Melebur Perlahan

5.6K 224 18
                                    

Wajahku menegang ketika mobil Revan memasuki pekarangan rumah Oma, banyak orang bergerumul di teras rumah. Tapi yang paling buatku cemas, orang orang tadi menunjukkan wajah sedihnya.

Revan memarkir asal mobilnya, ia berlari menuju dalam rumah. Sedangkan aku masih susah payah turun dari mobil, karena membawa perut semakin berat berisi dua anakku.

Lututku seketika lemas, melihat Revan menjerit bersimpuh di hadapan tubuh Oma yang terbujur kaku. Ini pasti mimpi.

Tubuhku yang sudah lemas terhuyung ke samping, untung saja ada ibu ibu yang mendekap tubuhku yang sudah hampir tersungkur. Ibu tadi menuntunku mendekati tubuh Oma, yang sepanjang tubuhnya ditutupi kain putih.

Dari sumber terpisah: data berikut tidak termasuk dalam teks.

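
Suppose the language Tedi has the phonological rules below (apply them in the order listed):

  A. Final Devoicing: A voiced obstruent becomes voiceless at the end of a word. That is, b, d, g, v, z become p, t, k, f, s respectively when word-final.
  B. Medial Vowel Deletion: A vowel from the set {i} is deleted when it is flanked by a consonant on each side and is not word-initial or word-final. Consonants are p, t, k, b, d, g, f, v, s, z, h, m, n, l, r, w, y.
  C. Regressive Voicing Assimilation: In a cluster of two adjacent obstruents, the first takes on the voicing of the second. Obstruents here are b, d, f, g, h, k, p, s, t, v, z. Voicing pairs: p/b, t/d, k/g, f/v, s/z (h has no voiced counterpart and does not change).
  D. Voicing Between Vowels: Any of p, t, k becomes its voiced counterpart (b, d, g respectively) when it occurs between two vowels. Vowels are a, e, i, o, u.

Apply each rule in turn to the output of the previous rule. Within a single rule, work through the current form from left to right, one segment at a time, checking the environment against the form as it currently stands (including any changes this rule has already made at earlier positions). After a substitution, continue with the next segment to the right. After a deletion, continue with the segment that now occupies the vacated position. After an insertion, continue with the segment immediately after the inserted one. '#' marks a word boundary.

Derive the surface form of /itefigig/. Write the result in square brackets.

[idevkk]

A Final Devoicing: [itefigig] → [itefigik]
B Medial Vowel Deletion: [itefigik] → [itefgk]
C Regressive Voicing Assimilation: [itefgk] → [itevkk]
D Voicing Between Vowels: [itevkk] → [idevkk]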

Pilu tangisku sudah tak bisa ku ungkapkan lagi, terasa sesak menusuk hati. Revan masih meronta meminta Oma membuka matanya, walaupun itu pasti mustahil.

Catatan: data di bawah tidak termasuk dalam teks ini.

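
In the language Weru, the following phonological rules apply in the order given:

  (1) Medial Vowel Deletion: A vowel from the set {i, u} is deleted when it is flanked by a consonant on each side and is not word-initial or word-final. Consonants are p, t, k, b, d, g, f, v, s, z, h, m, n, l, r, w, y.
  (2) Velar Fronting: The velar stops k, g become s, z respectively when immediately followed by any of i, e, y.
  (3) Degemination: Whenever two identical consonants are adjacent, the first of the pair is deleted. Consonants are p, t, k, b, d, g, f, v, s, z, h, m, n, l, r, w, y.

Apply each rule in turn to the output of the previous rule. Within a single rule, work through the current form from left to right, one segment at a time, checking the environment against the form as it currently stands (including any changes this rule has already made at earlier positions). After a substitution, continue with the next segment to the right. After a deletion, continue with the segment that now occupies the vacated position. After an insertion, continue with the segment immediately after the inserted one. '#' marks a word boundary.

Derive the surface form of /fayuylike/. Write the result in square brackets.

[faylse]

(1) Medial Vowel Deletion: [fayuylike] → [fayylke]
(2) Velar Fronting: [fayylke] → [fayylse]
(3) Degemination: [fayylse] → [faylse]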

"Arina," Mama memeluk tubuhku, wajahnya pucat dan matanya bengkak dengan hidung memerah.

"Ini pasti aku lagi mimpi kan, Ma?" Tanyaku lirih.

Aku terpejam menikmati kenyataan pahit ketika mendapati Mama menggelengkan kepala sebagai jawaban, "Maafin Mama, nggak bisa bawa pulang Oma dalam keadaan sehat."

Tubuhku ku eratkan ke Mama, tangisku juga ku luapkan di bahunya. Kenyataan yang harus ku terima walau sangat berat, Oma meninggal dunia.

"Revan, kasian Oma." Papa menarik tubuh Revan yang tengah memeluk jenazah Oma di iringi tangis memilukan hati.

Revan tetap meronta mendekat ke tubuh Oma, walaupun sekarang bukan hanya Papa yang menahan larinya. Aku sudah lemas bersimpuh di dekapan Mama, otak ku masih belum bisa menerima kenyataan yang di tangkap penglihatan mataku.

"Oma, ayo bangun!" seru Revan. "Oma, Revan mau punya anak kembar. Oma harus nepatin janji Oma ke Arina, temenin Arina pas lahiran. Ayo Oma, bangun!" Tangannya menggoyahkan lengan Oma.

"Rin?" Mama menarik daguku agar menghadap wajah pucatnya.

Aku mengangguk lemas, "Anak aku kembar, Ma."

Mama menciumi pipiku, tangisnya semakin menjadi. Mengingat aku membawa kabar gembira di saat suasana duka seperti ini.

Papa berpindah menjadi duduk di sampingku, "Rin, kamu tenangin Revan."

Tatapan Mama juga memohon padaku, anak semata wayangnya memang masih meraung raung di hadapan Oma. Banyak pasang mata yang ikut menerjunkan air mata, gara gara melihat tangis Revan sungguh menyayat hati.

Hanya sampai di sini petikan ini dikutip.